The object of the draft bill is, among other things, to concentrate the decision-making powers regarding new wind-power stations with one authority and, thus speeding up procedures. Accordingly, the sole point of contact for applications for the construction of wind turbines is intended to be the German Federal Maritime and Hydrographic Agency (Bundesamt für Seeschifffahrt und Hydrographie, "BSH") in the future.
According to currently applicable law, the construction of new wind-power stations also requires the separate consent of the German Federal Environmental Agency (Bundesamtes für Naturschutz, "BfN"), which examines the effects of the power plant on its maritime environment, especially with regard to fish, seabirds and, as was repeatedly the case in the past, criticized negative consequences on the maritime environment due to the construction of wind-power plants.
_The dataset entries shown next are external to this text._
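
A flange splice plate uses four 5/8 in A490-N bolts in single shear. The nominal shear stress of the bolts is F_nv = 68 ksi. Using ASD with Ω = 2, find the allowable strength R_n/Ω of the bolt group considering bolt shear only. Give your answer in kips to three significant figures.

41.7 kips

A_b = π × 0.625² / 4 = 0.3068 in².
R_n = F_nv · A_b · n · n_s = 68 × 0.3068 × 4 × 1 = 83.45 kips.
Allowable strength R_n/Ω = 83.45 / 2 = 41.7 kips.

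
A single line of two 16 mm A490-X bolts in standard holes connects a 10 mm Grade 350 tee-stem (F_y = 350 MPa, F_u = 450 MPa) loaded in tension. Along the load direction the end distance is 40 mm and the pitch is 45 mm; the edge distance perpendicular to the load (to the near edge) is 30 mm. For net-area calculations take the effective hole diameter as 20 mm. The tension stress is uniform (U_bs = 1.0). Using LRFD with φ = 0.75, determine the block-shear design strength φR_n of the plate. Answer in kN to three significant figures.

179 kN

Shear plane L_v = 40 + 1·45 = 85 mm; A_gv = 85 × 10 = 850 mm².
A_nv = (85 − 1.5·20) × 10 = 550 mm².
A_nt = (30 − 0.5·20) × 10 = 200 mm².
0.6 F_u A_nv = 148.5 kN; 0.6 F_y A_gv = 178.5 kN → shear rupture governs the shear term.
R_n = 148.5 + 1.0 × 450 × 200 / 1000 = 238.5 kN.
Design strength φR_n = 0.75 × 238.5 = 179 kN.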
According to the draft law, the statements of the BfN are intended to be taken into consideration only in internal procedures of the BSH in the future.
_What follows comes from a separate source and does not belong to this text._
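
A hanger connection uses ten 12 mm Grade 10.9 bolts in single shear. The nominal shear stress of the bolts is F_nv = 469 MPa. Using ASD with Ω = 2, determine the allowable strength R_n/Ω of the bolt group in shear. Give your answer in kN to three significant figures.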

It was also at the beginning of May that the German Chancellor Angela Merkel officially put the first commercial wind farm located in the Baltic Sea into operation: the Baltic 1 Offshore Wind Farm, comprising 21 wind-power stations and a substation platform weighing 1,000 tons on an area of seven square kilometres. Due to various difficulties in during the construction as well as the grid connection, the construction of the wind farm was slower than originally expected. Due to the fact that the German Federal Government considers the expansion of wind energy the key factor for the energy turnaround it has announced, the Chancellor's putting into operation of the wind farm indeed also has a symbolic meaning in the sense of a starting point for a whole package of measures (cf. in this regard also the article by Dr. Matthias Land in this issue) for reaching the era of renewable energies faster, especially also with the help of the expansion of wind power. Apart from simplifying the approval procedure as described above, among other things, wind farms comprising several thousand wind-energy power plants are intended to be set up in German waters in the North Sea and in the Baltic Sea over the next few years. According to statements of the BSH, permission for 23 offshore wind farms comprising a total of 1611 wind turbines and an installed electrical capacity of 7650 megawatt ("MW") in the North Sea and three parks with an installed capacity of 1040 MW has been granted so far. In order to make the expansion of offshore wind energy more attractive for investors, an increase of the feed-in compensation to be paid is intended according to the current plans on the reform on Renewable Energy Act (Erneuerbare Energien Gesetz "EEG") which is only intended to be paid for a shorter period of time, however.